The House Judiciary Committee Subcommittee on Immigration and Citizenship called upon Department of Homeland Security (DHS) officials to explain and report on the delays in immigration processing in a hearing on July 16, 2019.

Representative Zoe Lofgren (D-Cal.), who chaired the hearing, wanted an explanation for the 2.4 million application/petition backlog (the largest since the processing delays following the terrorist attacks on the U.S. on September 11, 2001). She specifically noted that she hears from:

  • Victims of domestic violence who cannot receive needed immigration benefits;
  • Start-up companies that have had to abandon vital projects because they cannot bring key employees to the United States; and
  • Families suffering from prolonged separations due to increased vetting.

Lofgren focused on the administration’s new policies and procedures that are creating more red tape, burdens on petitioners and applicants, denials, and delays, and she asked about the intent behind these new policies.

The officials from U.S. Citizenship and Immigration Services (USCIS) reported on some of the factors that may have created the backlog, including fee increases, the 2016 presidential election, and court actions that have continued DACA. USCIS officials posited that these factors have resulted in demand spikes because: (1) individuals try to apply for benefits before fee increases go into effect; (2) the number of lawful permanent residents wishing to naturalize increases prior to presidential elections to enable them to vote; and (3) DACA beneficiaries are (unexpectedly) applying for extensions during the current court-created window. Michael Hoefer, Office of Performance and Quality at USCIS, noted that the reduction in demand anticipated in 2017 following the increased demand in 2016 did not materialize. The elevated levels continued.

USCIS must rely on forecast models on demand to prepare staffing requests in order to appropriate staff and train new employees, the officials explained. Since the models did not account for the continued elevated demand, staffing is currently inadequate.

As noted by both congressmembers and USCIS officials, the backlog had existed prior to the change in administration in 2017. Other factors leading to the current backlog included:

  • New security requirements and policies such as additional interview requirements and security checks;
  • The need for between 18 months and 36 months for delivery of new facilities to accommodate new hires; and
  • The Service’s focus on “quality,” versus “quantity,” of work product.
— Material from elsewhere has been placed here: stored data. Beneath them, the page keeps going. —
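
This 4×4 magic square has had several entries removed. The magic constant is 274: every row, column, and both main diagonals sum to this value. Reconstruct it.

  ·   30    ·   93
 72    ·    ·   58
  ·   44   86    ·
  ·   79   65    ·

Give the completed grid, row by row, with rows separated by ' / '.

51 30 100 93 / 72 121 23 58 / 37 44 86 107 / 114 79 65 16

From column 2, 274 − (30 + 44 + 79) gives (2,2) = 121.
From row 2, 274 − (72 + 121 + 58) gives (2,3) = 23.
The remaining cell in column 3 is (1,3) = 274 − 174 = 100.
From anti-diagonal, 274 − (93 + 23 + 44) gives (4,1) = 114.
Row 1 needs 274; the known cells sum to 223, so (1,1) = 51.
Row 4 needs 274; the known cells sum to 258, so (4,4) = 16.
Column 1: 51 + 72 + 114 + ? = 274, so (3,1) = 37.
Column 4 must total 274; the given cells sum to 167, so (3,4) = 107.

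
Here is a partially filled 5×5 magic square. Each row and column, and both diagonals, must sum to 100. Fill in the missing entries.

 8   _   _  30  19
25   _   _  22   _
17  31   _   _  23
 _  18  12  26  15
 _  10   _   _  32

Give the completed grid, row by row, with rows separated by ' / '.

8 27 16 30 19 / 25 14 28 22 11 / 17 31 20 9 23 / 29 18 12 26 15 / 21 10 24 13 32

Row 4 needs 100; the known cells sum to 71, so (4,1) = 29.
Column 1: 8 + 25 + 17 + 29 + ? = 100, so (5,1) = 21.
The remaining cell in column 5 is (2,5) = 100 − 89 = 11.
Anti-diagonal: 19 + 22 + 18 + 21 + ? = 100, so (3,3) = 20.
Row 3: 17 + 31 + 20 + 23 + ? = 100, so (3,4) = 9.
Column 4 needs 100; the known cells sum to 87, so (5,4) = 13.
Main diagonal must total 100; the given cells sum to 86, so (2,2) = 14.
Row 2: 25 + 14 + 22 + 11 + ? = 100, so (2,3) = 28.
Row 5 needs 100; the known cells sum to 76, so (5,3) = 24.
From column 2, 100 − (14 + 31 + 18 + 10) gives (1,2) = 27.
Column 3 needs 100; the known cells sum to 84, so (1,3) = 16.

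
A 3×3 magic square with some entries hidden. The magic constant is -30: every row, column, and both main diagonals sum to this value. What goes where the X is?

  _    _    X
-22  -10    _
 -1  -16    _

Row 2 must total -30; the given cells sum to -32, so (2,3) = 2.
Row 3: -1 + (-16) + ? = -30, so (3,3) = -13.
Using column 1: -22 + (-1) + ? → (1,1) = -30 − (-23) = -7.
Column 2: -10 + (-16) + ? = -30, so (1,2) = -4.
Column 3 needs -30; the known cells sum to -11, so (1,3) = -19.

-19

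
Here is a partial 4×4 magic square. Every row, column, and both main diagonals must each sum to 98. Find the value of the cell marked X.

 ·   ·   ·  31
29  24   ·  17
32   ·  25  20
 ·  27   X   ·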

To address the backlog, officials reported that the following changes are in process or would be helpful to reducing processing times:

  • Increased hiring;
  • Increase in fees to accommodate increased hiring;
  • Transitioning non-adjudicatory work from officers reviewing the cases to non-adjudicatory workers;
  • Centralizing delivery of informational services with the USCIS Contact Center;
  • Reintroducing performance metrics that focus more on quantity;
  • Leveraging technology, including implementing new electronic tools and automation such as eProcessing (although the Service noted that technological upgrades have initial short-term negative effects); and
  • Shifting staffing and workloads to accommodate demand.

Although Lofgren wanted to gain a better understanding of the correlation between the new administration policies and the delays and denials, this was not specifically addressed. USCIS representatives noted that they were well-aware of the current problems and delays, admitting that, despite their best efforts, the backlog has steadily grown due to “an extraordinary and growing demand.” They also explained:

We do not want to leave you thinking that there are quick and easy fixes—there aren’t. Realizing organizational and procedure efficiencies, staffing to appropriate levels, and providing the physical and technological resources needed to eliminate the backlog will take some time . . . . For our part, we are committed to providing [staff] with the tools and resources they need to get the work done.

Jackson Lewis will provide updates regarding processing delays and backlogs as they become available.